Moreover for the second quarter of fiscal 2018, Medtronic expects currency translation to have a favorable impact of $25-$75 million on revenues. Currency translation is expected to have a favorable impact of 0-2 cents on second-quarter earnings per share.

How Have Estimates Been Moving Since Then?

Analysts were quiet during the last month as none of them issued any earnings estimate revisions.

Medtronic PLC Price and Consensus

 

Medtronic PLC Price and Consensus | Medtronic PLC Quote

VGM Scores

At this time, Medtronic's stock has a nice Growth Score of B, though it is lagging a lot on the momentum front with a D.  The stock was allocated a grade of B on the value side, putting it in the top 40% for this investment strategy.

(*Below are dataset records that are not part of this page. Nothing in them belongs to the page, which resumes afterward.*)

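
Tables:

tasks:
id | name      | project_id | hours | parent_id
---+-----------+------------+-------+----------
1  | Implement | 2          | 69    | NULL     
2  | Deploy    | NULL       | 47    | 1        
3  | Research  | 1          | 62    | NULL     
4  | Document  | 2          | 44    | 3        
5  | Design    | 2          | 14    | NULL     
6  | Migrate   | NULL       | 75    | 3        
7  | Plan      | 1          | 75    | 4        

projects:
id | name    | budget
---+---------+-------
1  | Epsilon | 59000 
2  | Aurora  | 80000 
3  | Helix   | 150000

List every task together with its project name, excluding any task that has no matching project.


INNER JOIN keeps only tasks rows whose project_id matches an id in projects. Walk through each task:
  - task 1 (Implement): project_id=2 -> matches Aurora
  - task 2 (Deploy): project_id=NULL, no match -> dropped
  - task 3 (Research): project_id=1 -> matches Epsilon
  - task 4 (Document): project_id=2 -> matches Aurora
  - task 5 (Design): project_id=2 -> matches Aurora
  - task 6 (Migrate): project_id=NULL, no match -> dropped
  - task 7 (Plan): project_id=1 -> matches Epsilon
So 2 of 7 rows are dropped.

SQL:
SELECT a.name, b.name AS project
FROM tasks a
INNER JOIN projects b ON a.project_id = b.id

Result:
name      | project
----------+--------
Implement | Aurora 
Research  | Epsilon
Document  | Aurora 
Design    | Aurora 
Plan      | Epsilon


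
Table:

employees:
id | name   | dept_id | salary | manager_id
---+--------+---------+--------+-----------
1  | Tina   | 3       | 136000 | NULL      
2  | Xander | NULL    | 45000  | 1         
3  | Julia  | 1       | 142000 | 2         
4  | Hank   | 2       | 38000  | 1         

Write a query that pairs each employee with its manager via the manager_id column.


This is a self-join: employees is joined to a second copy of itself, matching each row's manager_id to another row's id. Use LEFT JOIN so rows with manager_id=NULL are kept.
  - employee 1 (Tina): manager_id=NULL -> NULL
  - employee 2 (Xander): manager_id=1 -> Tina
  - employee 3 (Julia): manager_id=2 -> Xander
  - employee 4 (Hank): manager_id=1 -> Tina

SQL:
SELECT a.name AS item, b.name AS manager
FROM employees a
LEFT JOIN employees b ON a.manager_id = b.id

Result:
item   | manager
-------+--------
Tina   | NULL   
Xander | Tina   
Julia  | Xander 
Hank   | Tina   


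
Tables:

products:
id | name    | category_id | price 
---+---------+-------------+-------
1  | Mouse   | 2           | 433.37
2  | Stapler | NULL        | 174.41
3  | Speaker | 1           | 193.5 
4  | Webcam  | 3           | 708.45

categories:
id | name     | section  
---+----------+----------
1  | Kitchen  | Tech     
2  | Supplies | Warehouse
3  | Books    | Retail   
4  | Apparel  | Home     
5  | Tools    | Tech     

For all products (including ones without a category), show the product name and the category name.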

Overall, the stock has an aggregate VGM Score of B. If you aren't focused on one strategy, this score is the one you should be interested in.

Zacks' style scores indicate that the company's stock is suitable for value and growth investors.

Outlook

The stock has a Zacks Rank #4 (Sell). We expect below average returns from the stock in the next few months.